Il Verbo Incarnato: una famiglia religiosa in festa

Dal 30 luglio  al 3 agosto si è svolto a Roma l’Ive Meeting, cioè il raduno internazionale della famiglia religiosa del Verbo Incarnato. Di origine argentina, il Verbo Incarnato è una comunità con moltissime giovani vocazioni, maschili e femminili, che predilige la missione nei luoghi più difficili, nelle “periferie esistenziali”, materiali e spirituali, dal quartiere Zen di Palermo alla striscia di Gaza, da Betlemme ad Aleppo… La straordinaria capacità di attrazione dei religiosi dell’Ive deriva certamente da uno spirito molto “latino” che sa conciliare allegria, gioco e devozione popolare: il torinese don Bosco con il suo oratorio e il napoletano sant’Alfonso de Liguori, con i suoi canti e la sua teologia morale, chiara ma non rigorista, sono due santi particolarmente stimati e imitati.

Ma ad una squisi ta semplicità, ad uno spirito di povertà evidente a chi abbia visitato qualche volta le loro case e i loro conventi, si unisce una profonda attenzione alla cultura, alla filosofia e all’attualità. Di qui, per esempio, il grande lavoro della casa editrice EDIVI, specializzata soprattutto nelle edizioni critiche di un acutissimo teologo italiano del Novecento, il padre Cornelio Fabro (1911-1995), per anni presidente della Società Internazionale San Tommaso d’Aquino e fondatore del primo istituto europeo di Storia dell’Ateismo. Filosofo e teologo di enorme spessore, oltre che appassionato calciatore ed amorevole pastore, Fabro è noto al grande pubblico per essere stato il principale scopritore e valorizzatore del filosofo danese Soren Kierkegaard.
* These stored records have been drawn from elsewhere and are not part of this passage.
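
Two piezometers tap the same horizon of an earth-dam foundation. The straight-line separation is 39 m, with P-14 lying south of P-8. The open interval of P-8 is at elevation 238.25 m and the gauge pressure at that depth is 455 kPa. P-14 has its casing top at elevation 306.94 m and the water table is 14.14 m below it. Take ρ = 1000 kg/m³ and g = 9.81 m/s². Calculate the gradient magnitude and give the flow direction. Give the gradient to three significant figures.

Pressure head at P-8: ψ = P/(ρg) = 455×1000 / (1000 × 9.81) = 46.38 m.
Total head at P-8: h = z + ψ = 238.25 + 46.38 = 284.63 m.
Total head at P-14: h = 306.94 − 14.14 = 292.80 m.
Head difference: h(P-8) − h(P-14) = 284.63 − 292.80 = -8.17 m.
Hydraulic gradient: i = |Δh| / L = 8.17 / 39 = 0.209.
Flow is from higher to lower head: from P-14 toward P-8, i.e. toward the north.

i ≈ 0.209; groundwater flows toward the north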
Le traduzioni e i commenti di Fabro hanno permesso a milioni di persone di apprezzare questo originale pensatore, nato in un paese protestante, eppure critico verso le chiese di stato luterane e  per molti aspetti evidentemente filo cattolico.
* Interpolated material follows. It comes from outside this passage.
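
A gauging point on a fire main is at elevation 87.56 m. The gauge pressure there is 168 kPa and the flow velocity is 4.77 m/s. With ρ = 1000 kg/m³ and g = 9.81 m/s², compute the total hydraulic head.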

Kierkegaard, annota il Fabro, ha saputo colpire “l’errore hegeliano e riprendere il realismo greco-cristiano e ristabilire la centralità dell’Assoluto e il momento decisivo della libertà come scelta assoluta dell’Assoluto” ( C. Fabro, L’uomo e il rischio di Dio, Edivi, Segni, 2014). Kierkegaard ebbe effettivamente il coraggio di sfidare il suo secolo, l’Ottocento, che con Hegel, Marx, il positivismo ecc. impose  una visione filosofica immanentista, capace di preparare le devastazioni del Novecento. All’immanentismo, idealista e materialista, che distrugge l’unicità del Singolo, annulla l’uomo sciogliendolo in una fantomatica ed astratta Umanità, e considera la storia il luogo in cui si realizza un processo necessario e automatico di autoredenzione progressiva, K. oppose il singolo che assume consistenza, libertà, senso, non davanti all’io o al mondo, o a fumosi sogni ideologici, ma solo “davanti a Dio”.